Many have gone back into the ring during or after their pro careers, such as Roman Reigns. The current and longest-reigning WWE Universal Champion was on the Minnesota Vikings and Jacksonville Jaguars' practice squads.
Brock Lesnar, a star of mixed martial arts as well as wrestling, played some preseason games for the Vikings after appearing at Wrestlemania XX, but a groin injury hampered his chances of making their final roster.
A number of medical students have embarked on parallel football careers down the years but Laurent Duvaney-Tardif is only the fourth medical school graduate to play in the NFL.

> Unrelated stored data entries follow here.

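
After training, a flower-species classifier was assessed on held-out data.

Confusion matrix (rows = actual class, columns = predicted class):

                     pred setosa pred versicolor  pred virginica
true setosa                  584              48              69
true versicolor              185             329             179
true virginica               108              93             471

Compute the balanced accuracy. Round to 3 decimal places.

Balanced accuracy = mean of per-class recall.
  setosa: recall = 584/701 = 0.8331
  versicolor: recall = 329/693 = 0.4747
  virginica: recall = 471/672 = 0.7009
Mean = (0.8331 + 0.4747 + 0.7009) / 3 = 0.670

0.670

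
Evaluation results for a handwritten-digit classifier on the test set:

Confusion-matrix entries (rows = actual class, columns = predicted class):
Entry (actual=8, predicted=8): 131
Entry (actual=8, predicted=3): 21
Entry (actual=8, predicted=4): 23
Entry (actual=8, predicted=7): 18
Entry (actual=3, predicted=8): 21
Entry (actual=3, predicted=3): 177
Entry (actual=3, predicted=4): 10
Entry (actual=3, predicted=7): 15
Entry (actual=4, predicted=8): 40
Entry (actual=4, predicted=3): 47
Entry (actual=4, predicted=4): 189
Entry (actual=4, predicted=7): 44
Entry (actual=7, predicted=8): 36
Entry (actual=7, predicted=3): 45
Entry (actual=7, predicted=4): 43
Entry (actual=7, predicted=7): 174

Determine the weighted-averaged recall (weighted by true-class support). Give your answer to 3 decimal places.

0.649

Per-class recall (TP/(TP+FN)):
  8: TP=131, FN=21+23+18=62 → 131/193 = 0.6788
  3: TP=177, FN=21+10+15=46 → 177/223 = 0.7937
  4: TP=189, FN=40+47+44=131 → 189/320 = 0.5906
  7: TP=174, FN=36+45+43=124 → 174/298 = 0.5839
Weighted-recall = Σ (supportᵢ/N)·recallᵢ with N=1034: (193/1034)·0.6788 + (223/1034)·0.7937 + (320/1034)·0.5906 + (298/1034)·0.5839 = 0.649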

After starting at guard and winning Super Bowl LIV with the Kansas City Chiefs, he put his football career on hold to work as an orderly at a Montreal long-term care facility but returned to action with the New York Jets in 2021.
Long-snapper Camaron Cheeseman was a biology, health and society major at Michigan who tested in the 93rd percentile on the Dental Admission Test and was accepted to dental school prior to entering the 2021 draft.
His dreams of dentistry have been put on hold by a four-year $3.5m contract to play for the Washington Commanders.
Hollywood has always embraced football stars with charisma - even before ex-Oakland Raiders linebacker Carl Weathers made it onto the big screen as Apollo Creed in the 'Rocky' franchise.
Legendary Cleveland Browns running back Jim Brown famously retired in July 1966 at age 30 to take a co-starring role in 'The Dirty Dozen', but he began his acting career while still playing football, appearing as an army sergeant in 1964 Western 'Rio Conchos'.
Latterly, the first Oscar to go to an ex-NFL star was collected by Matthew A. Cherry, who invested the $30,000 injury settlement he received from the Baltimore Ravens in a writing course that, after much hard work, paid off when Hair Love, which he wrote and directed, was the academy's choice for best animated short film.